Teachers teaching in crumbling buildings, a teacher retention crisis and shrinking pay are the catalysts for a wave of anger amongst educators. Smashing Tory anti-strike legislation teachers in the National Education Union voted overwhelmingly for strike action. The first day of action at the start of February saw tens of thousands take to the streets to demand a fair settlement. Strike Map listed over 30,000 picket lines on that day, many of them at schools.
The government had every opportunity to avert the further strike action but failed to offer any reasonable increases in pay. Instead threatening to impose real terms pay cut again next year. With the cost-of-living crisis still looming over us, anything less than an inflation proof pay rise will further add to the misery of educators up and down the country. To add insult to injury any pay rises are not being funded meaning that schools must take the money from their already insufficient funds.
The government is perhaps hoping to starve us back to work but as I spent another cold morning with comrades from my school on the picket line this week it was clear to see that our spirit and willingness to fight has not been dampened. Car after car beeped and waved and parents stopped to offer words of encouragement – they know we are fighting not just for ourselves but for their children too.
Teachers’ pay, terms and conditions are directly linked to children’s’ learning conditions. Without a competitive pay rise how will we hope to deal with the crisis of teacher recruitment and more importantly retention? One in eight maths lessons are currently being taught by non-specialists for example and the government is missing even its own targets for teacher recruitment by a staggering 41%.
Once the picket lines were dismantled for the day teachers headed to towns and cities throughout the region to make their voices heard.

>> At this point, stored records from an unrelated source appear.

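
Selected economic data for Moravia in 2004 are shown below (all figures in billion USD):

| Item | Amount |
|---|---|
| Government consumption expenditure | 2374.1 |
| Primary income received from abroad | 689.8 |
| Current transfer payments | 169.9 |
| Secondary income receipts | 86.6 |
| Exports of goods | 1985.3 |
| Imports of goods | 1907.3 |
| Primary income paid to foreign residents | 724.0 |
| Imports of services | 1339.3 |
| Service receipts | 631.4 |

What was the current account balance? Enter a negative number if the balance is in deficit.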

Thousands of NEU members as well as parents with their children marched through Manchester creating a carnival atmosphere. 3000 people made their voices heard led by joint general secretary Mary Bousted who addressed the crowd calling for unity and rightly telling teachers that they are “the greatest asset our country has”.
This fight will not be a quick one and it will not be an easy one. We are halfway through this round of strikes and the government is yet to show any sign of negotiating in good faith.
In many ways the strike over pay is in fact a proxy for many other issues in education. Every teacher I have spoken to has given different reasons for their individual decision to strike. Daniel Kebede wrote in Schools Week about the dangers of centralisation while others voiced concern about the increasing power of MATS. For some they are doing it over excessive workload, for others it is for the ill-treated support staff at their workplace. For many it is about respect and dignity. Teachers feel undervalued and overworked, they feel over-surveilled and under-appreciated.
We have also been allowed a glimpse behind the curtain this week with the leaking of government WhatApp messages and for once been allowed to see what the government really thinks of us. These people despise teachers and they despise trade unions. They despise anyone willing to stand up to them but that is why we need to continue to stand firm.
I am proud of my union and what we have built. Since the strike was announced we have grown by 50,000 new members and we’re going nowhere. The strike wave continues with other regions joining the fight up and down the country but the big day will be the next national strike on the 15th and 16th March.
We will be joining hundreds of thousands of other workers in withholding our labour on that day. From university and college lecturers in the UCU to civil servant members of the PCS. From bakers at Hovis in Belfast to journalists at the BBC. I will be heading down to London on that day and be joining my comrades to fight not just for pay but for our future.